Many of those early blogs now lie abandoned or are seldom written, though I still have links in my blogroll and on Google Reader, keen to catch any occasional post. Blogging seems to have moved in a new direction, away from the personal and over to the promotional, but I'm afraid I soon lose interest in blogs which do little other than promote freebies the blogger has received. I think we've all become rightly wary about how much personal information we disclose on our blogs and as a result something very creative is in danger of being lost.

But there are still many fascinating and beautifully written blogs out there and in the last few weeks I have found myself crying at blogs again. I have read blog posts which were truly heartfelt, yet so personal that I feel it is not right to link to them here. At a time when my own blog has been feeling very stale, I've been reminded why I first started blogging. It feels good.

Thursday, April 21, 2011

Having a teenager with ASD

I was warned by friends that the teenage years with Son 2 would be hard. But he's 17 now and up until Christmas I thought we'd largely got away with. So the change from a calm boy into an often manic whirlwind, who seems to need no more than four to five hours sleep a night, has come as rather a shock.

All this comes at a time when the old support systems start to crumble. Support groups, whether online or real life local ones, tend to concentrate on families at the start of the journey and there are few parents attending who are embarking upon the challenges of decision making for their child's adulthood. Every young person presents with a unique set of circumstances, every local authority offers different services and the spending cuts add an unwelcome additional uncertainty. We should all be supporting each other, yet as parents further down the line we start to feel excluded.

Parents with younger children often seem to find hearing about the challenges of adolescence and adulthood upsetting, they don't want to look into the future. But I have a different take on this. When Son 2 was about three and very difficult, a parent introduced me to his son, who was then about 20 or 21. The young man was calm and well behaved in the presence of a stranger. Although he was largely nonverbal he was clearly bilingual, he could point out items when asked in either language and he appeared comfortable in his family home.

I couldn't imagine Son 2 ever being like that. But the father assured me that his son had been as difficult as Son 2 at the age of three. He'd gone to the same school that Son 2 now attends and his father was helping other parents to fight for a specialist education for their own children. That meeting gave me a glimmer of hope which I held on to and now, despite Son 2's current mania, I can see that he too is nearly there.
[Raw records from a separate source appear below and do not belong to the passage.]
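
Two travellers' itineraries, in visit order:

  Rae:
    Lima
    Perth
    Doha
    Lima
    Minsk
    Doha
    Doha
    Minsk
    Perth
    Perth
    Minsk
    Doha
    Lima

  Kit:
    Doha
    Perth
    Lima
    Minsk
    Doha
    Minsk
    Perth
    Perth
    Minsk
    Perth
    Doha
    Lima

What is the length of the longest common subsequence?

One common subsequence of length 10: Perth (Rae #2, Kit #2), then Lima (Rae #4, Kit #3), then Minsk (Rae #5, Kit #4), then Doha (Rae #7, Kit #5), then Minsk (Rae #8, Kit #6), then Perth (Rae #9, Kit #7), then Perth (Rae #10, Kit #8), then Minsk (Rae #11, Kit #9), then Doha (Rae #12, Kit #11), then Lima (Rae #13, Kit #12). Since dp[13][12] = 10, nothing longer is possible.

10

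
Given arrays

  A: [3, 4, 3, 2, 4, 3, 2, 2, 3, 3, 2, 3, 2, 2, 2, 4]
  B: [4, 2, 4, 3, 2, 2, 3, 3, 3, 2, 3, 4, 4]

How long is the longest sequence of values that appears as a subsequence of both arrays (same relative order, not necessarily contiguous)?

11

Taking 4 (A #2, B #1), 2 (A #4, B #2), 4 (A #5, B #3), 3 (A #6, B #4), 2 (A #7, B #5), 2 (A #8, B #6), 3 (A #9, B #8), 3 (A #10, B #9), 2 (A #11, B #10), 3 (A #12, B #11), 4 (A #16, B #13) gives a common subsequence of length 11. Since dp[16][13] = 11, nothing longer is possible.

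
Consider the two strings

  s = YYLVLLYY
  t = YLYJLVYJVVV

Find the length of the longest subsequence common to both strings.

5

Let dp[i][j] be the LCS length of the first i characters of s and the first j characters of t. dp[i][j] = dp[i-1][j-1]+1 when the i-th and j-th characters match, else max(dp[i-1][j], dp[i][j-1]).
    ·  Y  L  Y  J  L  V  Y  J  V  V  V
 ·  0  0  0  0  0  0  0  0  0  0  0  0
 Y  0  1  1  1  1  1  1  1  1  1  1  1
 Y  0  1  1  2  2  2  2  2  2  2  2  2
 L  0  1  2  2  2  3  3  3  3  3  3  3
 V  0  1  2  2  2  3  4  4  4  4  4  4
 L  0  1  2  2  2  3  4  4  4  4  4  4
 L  0  1  2  2  2  3  4  4  4  4  4  4
 Y  0  1  2  3  3  3  4  5  5  5  5  5
 Y  0  1  2  3  3  3  4  5  5  5  5  5
dp[8][11] = 5. One LCS (by backtracking along matches): YYLVY.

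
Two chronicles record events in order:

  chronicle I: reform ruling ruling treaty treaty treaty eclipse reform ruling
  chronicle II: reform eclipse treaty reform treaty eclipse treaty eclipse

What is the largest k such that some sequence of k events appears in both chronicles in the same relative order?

Taking reform (chronicle I #1, chronicle II #1), treaty (chronicle I #4, chronicle II #3), treaty (chronicle I #5, chronicle II #5), treaty (chronicle I #6, chronicle II #7), eclipse (chronicle I #7, chronicle II #8) gives a common subsequence of length 5. The LCS DP gives dp[9][8] = 5, so this is optimal.

5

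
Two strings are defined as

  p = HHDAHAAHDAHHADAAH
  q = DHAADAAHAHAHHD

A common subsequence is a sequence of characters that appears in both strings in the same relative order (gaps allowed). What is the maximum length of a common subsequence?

Match H at p[1]=q[2]; then D at p[3]=q[5]; then A at p[4]=q[7]; then H at p[5]=q[8]; then A at p[7]=q[9]; then H at p[8]=q[10]; then A at p[10]=q[11]; then H at p[11]=q[12]; then H at p[12]=q[13]; then D at p[14]=q[14] — 10 characters in the same relative order in both. dp[17][14] = 10 confirms this is the maximum.

10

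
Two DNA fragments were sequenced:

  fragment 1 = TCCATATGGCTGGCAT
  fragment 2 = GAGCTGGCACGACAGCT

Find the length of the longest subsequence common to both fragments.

9

One common subsequence of length 9: C [3,4]; then T [7,5]; then G [8,6]; then G [9,7]; then C [10,10]; then G [12,11]; then G [13,15]; then C [14,16]; then T [16,17]. The LCS DP gives dp[16][17] = 9, so this is optimal.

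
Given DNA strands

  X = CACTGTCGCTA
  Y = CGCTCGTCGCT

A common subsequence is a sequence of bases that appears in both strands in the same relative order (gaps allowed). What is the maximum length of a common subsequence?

9

Match C [1,1], then C [3,3], then T [4,4], then G [5,6], then T [6,7], then C [7,8], then G [8,9], then C [9,10], then T [10,11] — 9 bases in the same relative order in both, and the DP table's final entry dp[11][11] is also 9, so no common subsequence is longer.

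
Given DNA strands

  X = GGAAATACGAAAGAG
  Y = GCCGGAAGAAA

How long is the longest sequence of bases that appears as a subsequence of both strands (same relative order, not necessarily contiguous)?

One common subsequence of length 8: G [1,4]; then G [2,5]; then A [5,6]; then A [7,7]; then G [9,8]; then A [11,9]; then A [12,10]; then A [14,11]. dp[15][11] = 8 confirms this is the maximum.

8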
I have high hopes that when the hormone rush subsides he will be like that young man.

I'm lucky that I have several friends who have adult children with moderate to severe ASD. I know who I can turn to for advice outside my previous support groups, from which I am gradually withdrawing as they seem less relevant. Everything moves on, services change, and some of the input we were lucky to receive when Son 2 was small would not be available today. I guess every new generation of parents has to fight its own battles and parents of teenagers with disabilities will continue to float away from these support groups to find advice wherever they can, unless their needs are recognised too.

Monday, April 18, 2011

Kindle sale alert

Amazon UK has a Kindle Spring Spectacular sale until 2nd May. Literally hundreds of books at a fraction of the regular cost, including new releases such as The Beauty Chorus by fellow Novel Racer, Kate Lord Brown, as well as old favourites. I've already bought a few, including Wasted by Nicola Morgan,which I've wanted to read for ages. I think there must be something for almost everybody there, so if you love your Kindle as much as I do, or if you want to read on another device, go take a look.

Thursday, April 14, 2011


So Hubby is away for a few days. Son 1, as befits a teenager on holiday, has been out a lot, while Son 2 has been calmer and sleeping better. Although he has still woken at around 2am, for the last three mornings he has been happy to go back to bed and drop off to sleep again, to wake at a fairly acceptable hour. He is still jumping on his trampoline, but not with the manic level of activity we've seen over the last few months.

Anyone else spot a pattern here? Perhaps Son 2 feels that just for once he is the top male rather than the bottom of the pile. The level of testosterone in the house as they battle for supremacy is usually overwhelming and I think it has a lot to answer for.

Why, oh why, did I not have daughters?

Saturday, April 02, 2011

World Autism Awareness Day

As most of my readers know, autism is a subject close to our hearts. I've lived with autism for 17 years now and worked with autism for 10 years, as a volunteer for the National Autistic Society, helping to support other families in our area and set up local services. Over the years I've tried to raise awareness of autism by writing about some of our experiences with Son 2 here on the blog, my first novel has autism as a central theme and I've given talks to parents and professionals. Autism awareness is a powerful tool in the fight for understanding and acceptance and I've tried to make use of it.

Today, World Autism Awareness Day, I'd like to direct you to two other blogs, written by friends I've made in the blogosphere. Although she doesn't blog often now, Casdok's blog Mother of Shrek is some of the most powerful writing I know on the joys and challenges of living with a young person who has severe autism. Please go back and read the archives if you are not familiar with it.

Crystal Jigsaw's blog celebrates her daughter Amy, who is living what must be an idyllic childhood for a person with autism, on a farm. The author of this blog, Kathryn Brown, has just had a novel, Discovery at Rosehill, published and for April is donating all profits on the book to the National Autistic Society in celebration of autism awareness. I've already read the lovely sample on my Kindle and am going back to download the full book. Full details of where to buy the book in print or ebook format are here.

As a family we have received tremendous benefit from the work of the National Autistic Society, as Son 2 has been educated in two of their their specialist schools since the age of four. But most families are not lucky enough to have that level of support, they are fighting for help in a world that does not yet truly understand the differences of autism or make allowances for them. Anything we can do to raise awareness, however small it might be, has to help.